Il y a de cela deux semaines, Nintendo intentait un procès contre une équipe de développeurs d’un émulateur permettant de jouer à la Switch sur ordinateur. L’histoire est intéressante et nous allons essayer d’en retracer la chronologie dans cet article. Mais avant cela, je vais essayer de vous expliquer simplement ce qu’est l’émulation, et ce qu’elle implique.

L’émulation, késako ?

Définition simple

L’émulation, c’est tout simplement la possibilité de jouer à des jeux sur une plateforme différente de celle pour laquelle ils était initialement prévus. Reproduire le comportement d’une machine, sur une autre machine totalement différente en somme.

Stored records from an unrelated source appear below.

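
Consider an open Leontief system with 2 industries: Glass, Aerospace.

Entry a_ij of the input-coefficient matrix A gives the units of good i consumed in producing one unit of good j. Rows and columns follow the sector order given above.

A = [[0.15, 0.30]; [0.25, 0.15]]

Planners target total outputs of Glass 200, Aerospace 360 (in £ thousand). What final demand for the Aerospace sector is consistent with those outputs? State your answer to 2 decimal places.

d_2 = 256.00

I − A =
  [   0.85    -0.30]
  [  -0.25     0.85]
d = (I − A) x:
  d_1 = (+0.85)·200 + (-0.30)·360 = 62.00
  d_2 = (-0.25)·200 + (+0.85)·360 = 256.00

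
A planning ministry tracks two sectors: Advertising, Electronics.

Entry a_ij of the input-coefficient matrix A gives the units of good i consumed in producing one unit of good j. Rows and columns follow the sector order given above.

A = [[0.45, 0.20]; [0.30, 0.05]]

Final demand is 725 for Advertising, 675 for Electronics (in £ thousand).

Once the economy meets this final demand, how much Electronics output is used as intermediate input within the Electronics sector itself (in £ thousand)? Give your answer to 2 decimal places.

I − A =
  [   0.55    -0.20]
  [  -0.30     0.95]
det(I−A) = (0.55)(0.95) − (-0.20)(-0.30) = 0.4625
adj(I−A) = [[0.95, 0.20], [0.30, 0.55]]
(I − A)⁻¹ = adj(I−A) / det(I−A) ≈
  [   2.0541     0.4324]
  [   0.6486     1.1892]
First solve x = (I − A)⁻¹ d = adj(I−A)·d / det(I−A); in particular x_E = (0.30·725 + 0.55·675) / 0.4625 = 588.75 / 0.4625 ≈ 1272.9730.
Intermediate flow from E to E: z_EE = a_EE · x_E = 0.05 × 588.75 / 0.4625 = 29.4375 / 0.4625 ≈ 63.65.

z_EE = 63.65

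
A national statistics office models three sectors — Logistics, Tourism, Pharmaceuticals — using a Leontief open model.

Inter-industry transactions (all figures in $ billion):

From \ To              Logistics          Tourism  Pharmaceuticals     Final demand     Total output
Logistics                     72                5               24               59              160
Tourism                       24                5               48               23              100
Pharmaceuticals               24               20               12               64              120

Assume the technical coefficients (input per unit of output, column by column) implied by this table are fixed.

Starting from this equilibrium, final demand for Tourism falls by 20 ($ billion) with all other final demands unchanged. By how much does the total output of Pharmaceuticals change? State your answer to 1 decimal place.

Δx_3 = -6.2

Technical coefficients a_ij = z_ij / X_j:
  a_11 = 72/160 = 0.45, a_21 = 24/160 = 0.15, a_31 = 24/160 = 0.15
  a_12 = 5/100 = 0.05, a_22 = 5/100 = 0.05, a_32 = 20/100 = 0.20
  a_13 = 24/120 = 0.20, a_23 = 48/120 = 0.40, a_33 = 12/120 = 0.10
I − A =
  [   0.55    -0.05    -0.20]
  [  -0.15     0.95    -0.40]
  [  -0.15    -0.20     0.90]
Cofactors of I−A, C_ij = (−1)^(i+j)·(minor ij) (rows/columns in the sector order above):
  C_11 = (0.95)(0.90) − (-0.40)(-0.20) = 0.7750
  C_12 = −[(-0.15)(0.90) − (-0.40)(-0.15)] = 0.1950
  C_13 = (-0.15)(-0.20) − (0.95)(-0.15) = 0.1725
  C_21 = −[(-0.05)(0.90) − (-0.20)(-0.20)] = 0.0850
  C_22 = (0.55)(0.90) − (-0.20)(-0.15) = 0.4650
  C_23 = −[(0.55)(-0.20) − (-0.05)(-0.15)] = 0.1175
  C_31 = (-0.05)(-0.40) − (-0.20)(0.95) = 0.2100
  C_32 = −[(0.55)(-0.40) − (-0.20)(-0.15)] = 0.2500
  C_33 = (0.55)(0.95) − (-0.05)(-0.15) = 0.5150
det(I−A) = Σ_j (I−A)_1j·C_1j = (0.55)(0.7750) + (-0.05)(0.1950) + (-0.20)(0.1725) = 0.3820
adj(I−A) = Cᵀ =
  [ 0.7750   0.0850   0.2100]
  [ 0.1950   0.4650   0.2500]
  [ 0.1725   0.1175   0.5150]
(I − A)⁻¹ = adj(I−A) / det(I−A) ≈
  [   2.0288     0.2225     0.5497]
  [   0.5105     1.2173     0.6545]
  [   0.4516     0.3076     1.3482]
Δx = (I − A)⁻¹ Δd with Δd having -20 in the Tourism component and 0 elsewhere.
So Δx_3 = L_32 · (-20), where L_32 = adj(I−A)_32 / det(I−A) = 0.1175 / 0.3820.
Δx_3 = 0.1175 × (-20) / 0.3820 = -2.35 / 0.3820 ≈ -6.2.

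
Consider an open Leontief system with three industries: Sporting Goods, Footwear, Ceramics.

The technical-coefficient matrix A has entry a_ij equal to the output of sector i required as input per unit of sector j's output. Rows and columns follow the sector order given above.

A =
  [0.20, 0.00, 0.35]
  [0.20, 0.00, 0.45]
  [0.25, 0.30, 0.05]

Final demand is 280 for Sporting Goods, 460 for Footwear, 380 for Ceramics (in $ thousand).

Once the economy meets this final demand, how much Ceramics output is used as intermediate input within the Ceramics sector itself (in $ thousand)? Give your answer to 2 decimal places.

z_33 = 46.11

I − A =
  [   0.80     0.00    -0.35]
  [  -0.20     1.00    -0.45]
  [  -0.25    -0.30     0.95]
Cofactors of I−A, C_ij = (−1)^(i+j)·(minor ij) (rows/columns in the sector order above):
  C_11 = (1.00)(0.95) − (-0.45)(-0.30) = 0.8150
  C_12 = −[(-0.20)(0.95) − (-0.45)(-0.25)] = 0.3025
  C_13 = (-0.20)(-0.30) − (1.00)(-0.25) = 0.3100
  C_21 = −[(0.00)(0.95) − (-0.35)(-0.30)] = 0.1050
  C_22 = (0.80)(0.95) − (-0.35)(-0.25) = 0.6725
  C_23 = −[(0.80)(-0.30) − (0.00)(-0.25)] = 0.2400
  C_31 = (0.00)(-0.45) − (-0.35)(1.00) = 0.3500
  C_32 = −[(0.80)(-0.45) − (-0.35)(-0.20)] = 0.4300
  C_33 = (0.80)(1.00) − (0.00)(-0.20) = 0.8000
det(I−A) = Σ_j (I−A)_1j·C_1j = (0.80)(0.8150) + (0.00)(0.3025) + (-0.35)(0.3100) = 0.5435
adj(I−A) = Cᵀ =
  [ 0.8150   0.1050   0.3500]
  [ 0.3025   0.6725   0.4300]
  [ 0.3100   0.2400   0.8000]
(I − A)⁻¹ = adj(I−A) / det(I−A) ≈
  [   1.4995     0.1932     0.6440]
  [   0.5566     1.2374     0.7912]
  [   0.5704     0.4416     1.4719]
First solve x = (I − A)⁻¹ d = adj(I−A)·d / det(I−A); in particular x_3 = (0.3100·280 + 0.2400·460 + 0.8000·380) / 0.5435 = 501.20 / 0.5435 ≈ 922.1711.
Intermediate flow from 3 to 3: z_33 = a_33 · x_3 = 0.05 × 501.20 / 0.5435 = 25.06 / 0.5435 ≈ 46.11.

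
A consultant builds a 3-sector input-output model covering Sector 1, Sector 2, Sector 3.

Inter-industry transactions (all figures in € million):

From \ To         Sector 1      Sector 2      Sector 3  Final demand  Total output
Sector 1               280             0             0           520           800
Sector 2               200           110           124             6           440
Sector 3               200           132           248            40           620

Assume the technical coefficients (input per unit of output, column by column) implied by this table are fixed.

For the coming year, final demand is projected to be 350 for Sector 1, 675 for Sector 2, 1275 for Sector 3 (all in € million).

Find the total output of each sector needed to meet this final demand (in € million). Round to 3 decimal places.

Technical coefficients a_ij = z_ij / X_j:
  a_11 = 280/800 = 0.35, a_21 = 200/800 = 0.25, a_31 = 200/800 = 0.25
  a_12 = 0/440 = 0.00, a_22 = 110/440 = 0.25, a_32 = 132/440 = 0.30
  a_13 = 0/620 = 0.00, a_23 = 124/620 = 0.20, a_33 = 248/620 = 0.40
I − A =
  [   0.65     0.00     0.00]
  [  -0.25     0.75    -0.20]
  [  -0.25    -0.30     0.60]
Cofactors of I−A, C_ij = (−1)^(i+j)·(minor ij) (rows/columns in the sector order above):
  C_11 = (0.75)(0.60) − (-0.20)(-0.30) = 0.3900
  C_12 = −[(-0.25)(0.60) − (-0.20)(-0.25)] = 0.2000
  C_13 = (-0.25)(-0.30) − (0.75)(-0.25) = 0.2625
  C_21 = −[(0.00)(0.60) − (0.00)(-0.30)] = 0.0000
  C_22 = (0.65)(0.60) − (0.00)(-0.25) = 0.3900
  C_23 = −[(0.65)(-0.30) − (0.00)(-0.25)] = 0.1950
  C_31 = (0.00)(-0.20) − (0.00)(0.75) = 0.0000
  C_32 = −[(0.65)(-0.20) − (0.00)(-0.25)] = 0.1300
  C_33 = (0.65)(0.75) − (0.00)(-0.25) = 0.4875
det(I−A) = Σ_j (I−A)_1j·C_1j = (0.65)(0.3900) + (0.00)(0.2000) + (0.00)(0.2625) = 0.2535
adj(I−A) = Cᵀ =
  [ 0.3900   0.0000   0.0000]
  [ 0.2000   0.3900   0.1300]
  [ 0.2625   0.1950   0.4875]
(I − A)⁻¹ = adj(I−A) / det(I−A) ≈
  [   1.5385     0.0000     0.0000]
  [   0.7890     1.5385     0.5128]
  [   1.0355     0.7692     1.9231]
x = (I − A)⁻¹ d = adj(I−A)·d / det(I−A), with det(I−A) = 0.2535:
  x_1 = (0.3900·350 + 0.0000·675 + 0.0000·1275) / 0.2535 = 136.50 / 0.2535 ≈ 538.462
  x_2 = (0.2000·350 + 0.3900·675 + 0.1300·1275) / 0.2535 = 499.00 / 0.2535 ≈ 1968.442
  x_3 = (0.2625·350 + 0.1950·675 + 0.4875·1275) / 0.2535 = 845.0625 / 0.2535 ≈ 3333.580

x_1 = 538.462, x_2 = 1968.442, x_3 = 3333.580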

L’explication simple : il s’agit d’un logiciel qui imite le fonctionnement d’un produit matériel : une console de jeux par exemple, et qui permet de lire des programmes conçus et développés au départ sur ce matériel là. Typiquement l’exemple que nous allons aborder plus tard dans cet article : la possibilité de jouer à des jeux Switch sur votre ordinateur, par le biais d’un petit programme que l’on nomme “émulateur”.

Et maintenant, rentrons un peu plus dans les détails techniques de l’émulation

Je vais maintenant aborder des termes plus techniques et rentrer un peu plus en profondeur dans les détails. Si c’est quelque chose qui vous barbe, et je le conçois totalement même si je vais essayer de rendre ça le plus digeste possible même pour un néophyte, n’hésitez pas à passer à la suite.

Je ne m’attarderai pas là-dessus, mais en plus de devoir retranscrire les instructions reçues et émises par le CPU de la console à émuler pour les retranscrire dans un langage compréhensible par le CPU d’un ordinateur, et de repérer dans quelles adresses et registres mémoires sont stockées des informations comme l’état des boutons de la manette (bouton appuyé ou non, …), le développeur d’un tel logiciel doit maintenant faire face à des sécurités supplémentaires mises en place pour lui compliquer encore plus la tâche : des clés de chiffrement !

Une clé, comme pour ouvrir une porte ?

Oui, c’est presque ça ! Dans l’idée, on pourrait se servir de cette comparaison pour illustrer le fonctionnement de ces clés. Je vais vous expliquer tout ça avec une analogie très simple.

Le chiffrement, n’est rien d’autre qu’un principe mathématique que l’on peut complexifier à l’infini. Via des fonctions mathématiques, on va définir une suite de caractères très très longue (clé de chiffrement privée) que l’on dérivera d’une certaine manière pour obtenir une autre clé qui sera associée à cette première clé (clé publique). Et à partir de la clé privée de départ, il est possible de générer autant de clés publiques associées que l’on veut.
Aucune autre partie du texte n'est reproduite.